Cambridge Scientists win major component of $4 Million joint funding initiative

Cambridge Scientists win major component of $4 Million joint funding initiative funded jointly by BBSRC (UK) and NSF (US)

Plants really matter, and for the next generation, plant and microbial productivity will become the focus of key global issues: the basis for feeding an additional 2-3 billion mouths, to drive forward an economy currently trading on past sunlight, and maintain biodiversity in the face of climate change. The enzymatic powerhouse at the heart of these processes takes carbon dioxide from the atmosphere and uses light energy to produce sugars and other building blocks of life. This enzyme, called Rubisco, is rather flawed and somewhat promiscuous: it engages with oxygen as well as carbon dioxide, to the detriment of potential plant productivity. Some plants have evolved mechanisms, which act like biological turbochargers, to concentrate CO2 around Rubisco and improve the enzyme’s operating efficiency. These carbon concentrating mechanisms have evolved in certain key crops, such as sugar cane and maize. Other plants, such as aquatic algae, have developed mechanism in parallel which actively concentrate bicarbonate as a source of CO2 for Rubisco.

An $8 million collaborative funding opportunity was recently offered by the UK BBSRC and the US NSF, with the challenge of surpassing these known pathways of carbon fixation, and maximising plant yield for the future. Selected scientists were pitched together to develop international consortia to develop novel ideas, prompted and guided by a scientific mentors and administrators. Four proposals were invited to be taken forward for development and funding, two of which involve scientists in the Department of Plant Sciences at the University of Cambridge. The Ideas Lab experience was likened by Prof Griffiths to be a combination of Big Brother, The Weakest Link and The Apprentice! Prof. Griffiths is the consortium leader for one of the joint proposals funded, which will be exploring the operation of an algal carbon concentrating mechanism, and the possibility for introducing components into higher plant cells. Dr Julian Hibberd is part of another consortium also supported by the BBSRC/NSF initiative, seeking to increase the efficiency of light harvesting by broadening the wavelengths of light, as used by bacteria, to power biophysical transport processes in higher plants.

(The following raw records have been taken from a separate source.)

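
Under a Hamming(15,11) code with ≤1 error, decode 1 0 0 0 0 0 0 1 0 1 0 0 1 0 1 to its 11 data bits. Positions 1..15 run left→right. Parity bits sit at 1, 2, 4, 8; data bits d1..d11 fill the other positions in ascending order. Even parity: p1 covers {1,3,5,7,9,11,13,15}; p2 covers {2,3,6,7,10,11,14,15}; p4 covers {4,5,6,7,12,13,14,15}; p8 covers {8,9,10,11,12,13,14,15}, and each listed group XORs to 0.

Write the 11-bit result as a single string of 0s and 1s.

s1 (pos 1,3,5,7,9,11,13,15): 1⊕0⊕0⊕0⊕0⊕0⊕1⊕1 = 1
s2 (pos 2,3,6,7,10,11,14,15): 0⊕0⊕0⊕0⊕1⊕0⊕0⊕1 = 0
s4 (pos 4,5,6,7,12,13,14,15): 0⊕0⊕0⊕0⊕0⊕1⊕0⊕1 = 0
s8 (pos 8,9,10,11,12,13,14,15): 1⊕0⊕1⊕0⊕0⊕1⊕0⊕1 = 0
Syndrome s8…s1 = 0001 → error at position 1.
Flip position 1: 100000010100101 → 000000010100101
Read data bits from positions 3,5,6,7,9,10,11,12,13,14,15: 00000100101

00000100101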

This research support will consolidate a major Plant Sciences initiative at Cambridge, which is exploring the means to improve photosynthesis from the perspective of sustainable plant productivity and crop yields for the future. Additional work is also being undertaken by Dr Hibberd, investigating the potential introduction of C4 photosynthetic traits into crops such as rice. This programme is part of a broader sweep of strategic research relevant to sustainable crop development, involving RNAi, pathogen suppression and epidemiological controls to maintain yields in a changing climate.